Chapter 4 Obtaining Data from Database

4.1 Duckplyr

If you are new to database queries but familiar with dplyr and tidyverse, we recommend using duckplyr. You can find more information about duckplyr here but the main takeaway is that you can query your database using dplyr phrases and pipes, while also saving memory on loading data.

library(celltracktech)

con <- DBI::dbConnect(duckdb::duckdb(), 
                      dbdir = "./data/Meadows V2/meadows.duckdb", 
                      read_only = FALSE)

# load raw data table and find unique tags
unique_tags = tbl(con, 'raw') |> 
  group_by(tag_id) |>
  summarize(num_detect = n()) |>
  select(tag_id, num_detect) |>
  arrange(desc(num_detect)) |>
  collect()

DBI::dbDisconnect(con)

4.2 SQL Queries

If you are more comfortable with the SQL syntax, you can use SQL queries to get data from different tables.

This chapter is a quick summary on how to use SQL in R. If you would like more info on how to run different queries, use this tutorial: https://solutions.posit.co/connections/db/getting-started/database-queries/

4.3 List Tables

List the tables in your database.
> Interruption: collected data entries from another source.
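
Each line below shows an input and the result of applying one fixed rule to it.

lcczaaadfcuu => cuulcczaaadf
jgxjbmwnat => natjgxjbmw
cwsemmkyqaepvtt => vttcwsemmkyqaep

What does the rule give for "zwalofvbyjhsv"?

The transformation: move the last 3 characters to the front (rotate right by 3).
For "zwalofvbyjhsv" the result is "hsvzwalofvbyj".

hsvzwalofvbyj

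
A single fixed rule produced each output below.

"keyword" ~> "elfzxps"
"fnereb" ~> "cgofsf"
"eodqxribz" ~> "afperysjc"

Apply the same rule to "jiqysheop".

qkjrztifp

The pattern: move the last character to the front, then shift every letter 1 place forward in the alphabet (wrapping around).
Applying both steps to "jiqysheop": "pjiqysheo", then "qkjrztifp".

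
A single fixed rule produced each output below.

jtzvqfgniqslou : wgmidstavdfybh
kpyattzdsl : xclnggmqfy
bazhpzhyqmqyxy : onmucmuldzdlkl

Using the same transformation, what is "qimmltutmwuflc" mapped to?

In each case the input is transformed by: shift every letter 13 places forward in the alphabet (wrapping around) — i.e. ROT13.
So "qimmltutmwuflc" becomes "dvzzyghgzjhsyp".

dvzzyghgzjhsyp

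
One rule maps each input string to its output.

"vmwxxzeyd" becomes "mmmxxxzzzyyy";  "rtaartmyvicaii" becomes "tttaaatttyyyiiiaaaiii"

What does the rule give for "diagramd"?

Looking at the pairs, the operation is to keep every other character starting from the second (positions 2nd, 4th, 6th, ...), then repeat every character 3 times.
On "diagramd": the first step gives "igad", and the second then gives "iiigggaaaddd".

iiigggaaaddd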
If everything was run correctly, each data file type (raw, blu, node-health, etc.) should be in its own data table.

Remember to reconnect to the database!

library(celltracktech)

con <- DBI::dbConnect(duckdb::duckdb(), 
                      dbdir = "./data/Meadows V2/meadows.duckdb", 
                      read_only = FALSE)

# list tables in database
DBI::dbListTables(con)

# disconnect from database
DBI::dbDisconnect(con)

4.4 Find unique tags in raw table

# connect to database
con <- DBI::dbConnect(duckdb::duckdb(), 
                      dbdir = "./data/Meadows V2/meadows.duckdb", 
                      read_only = FALSE)

# list last 10 records in raw
raw = DBI::dbGetQuery(con, "SELECT * FROM raw
                           ORDER BY time DESC
                           LIMIT 10")
raw

# find unique tags in the raw table
unique_tag = dbGetQuery(con,
                        'SELECT tag_id, COUNT(*) AS num_detect
                        FROM raw
                        GROUP BY tag_id
                        ORDER BY num_detect DESC')
DBI::dbDisconnect(con)

Note: you do not need to load each table into RStudio. You should only load the tables you need to for your analysis.